I'm aware of the standard COPY from DynamoDB to Redshift, but that only works for schemas without Maps and Lists. I have several ddb tables with maps and lists and I need to use jsonpaths to do the import to Redshift.

So my question is, can I schedule a backup from DynamoDB to S3, then when the backup is complete, run the import to Redshift including the jsonpaths config? I imagine this is a two-phase process. Or can I create a single Data Pipeline that does the backup and the import?

Alternatively, is there a task-runner I can use AWS or would I need to hook up an event (SNS) to notify the import that the backup is complete?

2
Data pipeline.. – sandeep rawat
Yes, but how can you combine the execution of a backup and an import? – David Cornelson

2 Answers

0
votes

AWS now has a few services that can run tasks. You could manage your import workflow using AWS step functions. AWS Lambda functions corresponding to each step in your import workflow could spawn AWS Batch jobs, where the first job would backup your DynamoDB table to S3, and the second job would import to Redshift using the jsonpaths config.

0
votes

You can do a Dynamo to RS copy but the schemas of both have to match exactly AFAIK(I have'nt tried this yet)
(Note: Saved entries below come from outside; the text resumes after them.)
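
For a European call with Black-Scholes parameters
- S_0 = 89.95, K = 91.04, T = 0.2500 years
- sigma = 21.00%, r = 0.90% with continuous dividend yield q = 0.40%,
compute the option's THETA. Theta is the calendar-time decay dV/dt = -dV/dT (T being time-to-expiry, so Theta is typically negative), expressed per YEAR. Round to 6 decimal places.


d1 = -0.0503096189; d2 = -0.1553096189
phi(d1) = 0.3984377268; exp(-qT) = 0.9990004998; exp(-rT) = 0.9977525294
Theta = -S*exp(-qT)*phi(d1)*sigma/(2*sqrt(T)) - r*K*exp(-rT)*N(d2) + q*S*exp(-qT)*N(d1)
N(d1) = 0.4799378294; N(d2) = 0.4382886164; sqrt(T) = 0.5000000000
Term 1 = -89.9500 * 0.9990004998 * 0.3984377268 * 0.2100 / (2 * 0.5000000000) = -7.5187669126
Term 2 = -0.0090 * 91.0400 * 0.9977525294 * 0.4382886164 = -0.3583090577
Term 3 = 0.0040 * 89.9500 * 0.9990004998 * 0.4799378294 = 0.1725090357
Theta = -7.5187669126 + (-0.3583090577) + (0.1725090357) = -7.704567

Answer: Theta = -7.704567


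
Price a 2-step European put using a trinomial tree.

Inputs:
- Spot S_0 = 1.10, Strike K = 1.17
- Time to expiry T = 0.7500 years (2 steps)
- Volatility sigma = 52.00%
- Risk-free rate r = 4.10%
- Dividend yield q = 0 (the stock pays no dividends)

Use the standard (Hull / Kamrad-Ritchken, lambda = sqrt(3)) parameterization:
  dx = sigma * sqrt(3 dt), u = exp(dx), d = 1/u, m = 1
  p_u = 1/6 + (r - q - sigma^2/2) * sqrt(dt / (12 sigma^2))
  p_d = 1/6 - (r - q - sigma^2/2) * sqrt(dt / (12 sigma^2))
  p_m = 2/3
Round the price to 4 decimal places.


Answer: Price = V(0,0) = 0.2024

Derivation:
dt = T/N = 0.375000; dx = sigma*sqrt(3*dt) = 0.551543
u = exp(dx) = 1.735930; d = 1/u = 0.576060
p_u = 0.134643, p_m = 0.666667, p_d = 0.198690
Discount per step: exp(-r*dt) = 0.984743
Stock lattice S(k, j) with j the centered position index:
  k=0: S(0,+0) = 1.1000
  k=1: S(1,-1) = 0.6337; S(1,+0) = 1.1000; S(1,+1) = 1.9095
  k=2: S(2,-2) = 0.3650; S(2,-1) = 0.6337; S(2,+0) = 1.1000; S(2,+1) = 1.9095; S(2,+2) = 3.3148
Terminal payoffs V(N, j) = max(K - S_T, 0):
  V(2,-2) = 0.804970; V(2,-1) = 0.536334; V(2,+0) = 0.070000; V(2,+1) = 0.000000; V(2,+2) = 0.000000
Backward induction: V(k, j) = exp(-r*dt) * [p_u * V(k+1, j+1) + p_m * V(k+1, j) + p_d * V(k+1, j-1)]
  V(1,-1) = exp(-r*dt) * [p_u*0.070000 + p_m*0.536334 + p_d*0.804970] = 0.518881
  V(1,+0) = exp(-r*dt) * [p_u*0.000000 + p_m*0.070000 + p_d*0.536334] = 0.150893
  V(1,+1) = exp(-r*dt) * [p_u*0.000000 + p_m*0.000000 + p_d*0.070000] = 0.013696
  V(0,+0) = exp(-r*dt) * [p_u*0.013696 + p_m*0.150893 + p_d*0.518881] = 0.202400


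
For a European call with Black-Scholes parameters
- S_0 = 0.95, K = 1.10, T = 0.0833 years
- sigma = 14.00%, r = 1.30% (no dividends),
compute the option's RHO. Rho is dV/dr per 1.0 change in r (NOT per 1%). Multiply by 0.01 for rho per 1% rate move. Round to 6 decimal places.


Answer: Rho = 0.000013

Derivation:
d1 = -3.5812175393; d2 = -3.6216239744
phi(d1) = 0.0006545922; exp(-qT) = 1.0000000000; exp(-rT) = 0.9989176861
N(d2) = 0.0001463797
Rho = K*T*exp(-rT)*N(d2) = 1.1000 * 0.0833 * 0.9989176861 * 0.0001463797 = 0.000013


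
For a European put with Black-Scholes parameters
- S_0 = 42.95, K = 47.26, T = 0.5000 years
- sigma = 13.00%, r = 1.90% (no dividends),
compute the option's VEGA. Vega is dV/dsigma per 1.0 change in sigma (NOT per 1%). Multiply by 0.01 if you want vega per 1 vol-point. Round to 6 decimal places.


d1 = -0.8909830823; d2 = -0.9829069639
phi(d1) = 0.2682424724; exp(-qT) = 1.0000000000; exp(-rT) = 0.9905449824
Vega = S * exp(-qT) * phi(d1) * sqrt(T) = 42.9500 * 1.0000000000 * 0.2682424724 * 0.7071067812 = 8.146587

Answer: Vega = 8.146587


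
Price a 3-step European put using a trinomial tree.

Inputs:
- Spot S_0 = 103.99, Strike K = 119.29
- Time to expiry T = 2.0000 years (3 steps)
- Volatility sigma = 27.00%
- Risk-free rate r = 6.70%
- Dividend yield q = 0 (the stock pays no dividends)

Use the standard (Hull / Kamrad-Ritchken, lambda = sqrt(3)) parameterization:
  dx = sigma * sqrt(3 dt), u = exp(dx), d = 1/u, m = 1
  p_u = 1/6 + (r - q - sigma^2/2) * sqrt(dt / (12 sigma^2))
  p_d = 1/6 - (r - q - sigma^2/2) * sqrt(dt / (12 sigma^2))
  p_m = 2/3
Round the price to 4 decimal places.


dt = T/N = 0.666667; dx = sigma*sqrt(3*dt) = 0.381838
u = exp(dx) = 1.464974; d = 1/u = 0.682606
p_u = 0.193336, p_m = 0.666667, p_d = 0.139997
Discount per step: exp(-r*dt) = 0.956316
Stock lattice S(k, j) with j the centered position index:
  k=0: S(0,+0) = 103.9900
  k=1: S(1,-1) = 70.9842; S(1,+0) = 103.9900; S(1,+1) = 152.3427
  k=2: S(2,-2) = 48.4542; S(2,-1) = 70.9842; S(2,+0) = 103.9900; S(2,+1) = 152.3427; S(2,+2) = 223.1781
  k=3: S(3,-3) = 33.0751; S(3,-2) = 48.4542; S(3,-1) = 70.9842; S(3,+0) = 103.9900; S(3,+1) = 152.3427; S(3,+2) = 223.1781; S(3,+3) = 326.9502
Terminal payoffs V(N, j) = max(K - S_T, 0):
  V(3,-3) = 86.214866; V(3,-2) = 70.835781; V(3,-1) = 48.305817; V(3,+0) = 15.300000; V(3,+1) = 0.000000; V(3,+2) = 0.000000; V(3,+3) = 0.000000
Backward induction: V(k, j) = exp(-r*dt) * [p_u * V(k+1, j+1) + p_m * V(k+1, j) + p_d * V(k+1, j-1)]
  V(2,-2) = exp(-r*dt) * [p_u*48.305817 + p_m*70.835781 + p_d*86.214866] = 65.634812
  V(2,-1) = exp(-r*dt) * [p_u*15.300000 + p_m*48.305817 + p_d*70.835781] = 43.109532
  V(2,+0) = exp(-r*dt) * [p_u*0.000000 + p_m*15.300000 + p_d*48.305817] = 16.221694
  V(2,+1) = exp(-r*dt) * [p_u*0.000000 + p_m*0.000000 + p_d*15.300000] = 2.048391
  V(2,+2) = exp(-r*dt) * [p_u*0.000000 + p_m*0.000000 + p_d*0.000000] = 0.000000
  V(1,-1) = exp(-r*dt) * [p_u*16.221694 + p_m*43.109532 + p_d*65.634812] = 39.270768
  V(1,+0) = exp(-r*dt) * [p_u*2.048391 + p_m*16.221694 + p_d*43.109532] = 16.492354
  V(1,+1) = exp(-r*dt) * [p_u*0.000000 + p_m*2.048391 + p_d*16.221694] = 3.477729
  V(0,+0) = exp(-r*dt) * [p_u*3.477729 + p_m*16.492354 + p_d*39.270768] = 16.415242

Answer: Price = V(0,0) = 16.4152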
However you can set up two/single pipeline to setup a backup from DDB to S3 and from S3 to RS. DDB takes backup as JSON objects so you will need jsonpath config to insert into your RS

Example col1 (number) - 0 col2 (String) - x your backup would look like { "col1":{"n":"0"},"col2":{"s":"x"}} your jsonpath to get 0 should be like $.col1.n

You can use Data pipelines predefined templates if you setup 2 pipelines, but you have to build your own or start with a template and build on it if you want to use one pipeline

You can hook up an snsAlarm on Failure or Success of the pipeline.